KAMPFAR - Ofidians Manifest (Hoodie)
Approaching 25 years of existence and having grown to become one of extreme music’s premier live outfits, while releasing albums that would dominate year-end lists and even bagging a Norwegian “Spellemann” Grammy award for their ‘Profan’ album, Kampfar looked ready to go and dominate for years to come. But behind the music, disguised during the intense live shows, underneath it all, was a clarity that the road’s end was nigh.
Founded back in 1994 by Dolk, who recruited Thomas to take care of strings and keys while the former focused on drums and vocals, the band was an underground gem for years. A band whose first records are spoken of with reverence to this day, perhaps helped by the low profile they kept at the time. It was ten years before the first live show was performed, at this point bassist Jon and drummer Ask Ty had joined the ranks and this line-up released another three albums before Thomas departed the band, 2011’s ‘Mare’ the last release with his stamp so solidly placed on it.
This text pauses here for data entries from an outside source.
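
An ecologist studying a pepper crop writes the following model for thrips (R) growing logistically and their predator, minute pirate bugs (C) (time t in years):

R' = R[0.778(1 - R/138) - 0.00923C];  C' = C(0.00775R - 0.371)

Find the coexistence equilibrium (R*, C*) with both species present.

R* ≈ 47.9, C* ≈ 55.1

From dC/dt = 0 with C > 0: 0.00775R* = 0.371, so R* = 47.9.
Substitute into dR/dt = 0: 0.778(1 - 47.9/138) = 0.00923C*.
The bracket is 0.653, giving C* = 0.508/0.00923 = 55.1.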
This recording marked a shift in the style and expression of the band, becoming the leading star for the records to come, now with the new guitarist and songwriter Ole who quickly developed into a key force of the group. With the albums ‘Djevelmakt’ and ‘Profan’ Kampfar established a new era for Norwegian Black Metal, proving that while some may have lost their passion for the fiercest musical exploits, these men had a hunger that was as ravenous as ever.
Except that life has a knack for surprise. Health issues caused the band to slow down and during the summer of 2017 it was decided that there would be no more Kampfar, unless something radically changed. The guys didn’t see each other for a year, didn’t really speak or keep up any kind of contact, just focusing on their own personal lives. “It was time to just heal, to not cause any more damage, to just see if one could get back to a point of strength again” says Dolk. It was a year that culminated in ‘Ofidians Manifest’.
Though demos were written by Ole during the spring, shaped massively by him losing his father in the same period, the main song writing was done over the course of two months in the fall of 2018, with another month spent recording the album in Bergen, Oslo and Pärlby, Sweden. The band spent intense weeks together in their creative home of Hemsedal, moulding and shaping the songs, surrounded by mountains and forest that turned from summer green, to autumn yellow, to winter white as they worked extensively on what was to become this testament to the band themselves.
As part of the healing process of creating this collection of songs the decision was made to involve Agnete Kjølsrud on the track ‘Dominans’. Her contribution to the song lifted the atmosphere of the whole album, and the duet is one of perfect harmony between two very different yet familiar voices bonding to create an excellent song. Marianne Maria Moen’s contribution on album closer ‘Det Sorte’ similarly brings to light the realisation that all life is fragile and that our voices must be allowed to bellow through the world for as long as there is air left to bellow with.
The madness of Medusa was chosen as a visual clue to the record’s themes, represented by two different paintings to be explored on the physical releases. And again, the band decided to travel to Poland to record a music video, this time with director Dariusz Szermanowicz of Grupa 13. The video, hinting at the many underlying stories of the album, is a chaotic depiction of the road back to equilibrium, a place no one knows yet all walk towards. According to Ask Ty, the choice of song proclaiming the band’s return was made because “it tells you everything you need to know about Kampfar today, distilled down to four and a half minutes of intense breaks and turns, it is the beginning and the end and the new beginnings after that, and it is the sound of a band that is alive and well.”
‘Ofidians Manifest’ represents Kampfar anno 2019. 25 years on from their foundation, only willing to release new music if they felt it would surpass all they had done before, it is a condensation of the immense struggles of the last few years. Everything that has been hidden behind the music and the live performances is laid bare, though told in the only way the band can portray themselves, through songs. It is immensely honest yet wrapped in their own folklore, the snake tongues splitting every truth into two deeper truths, every word sung dominated by the weight of all those sung before.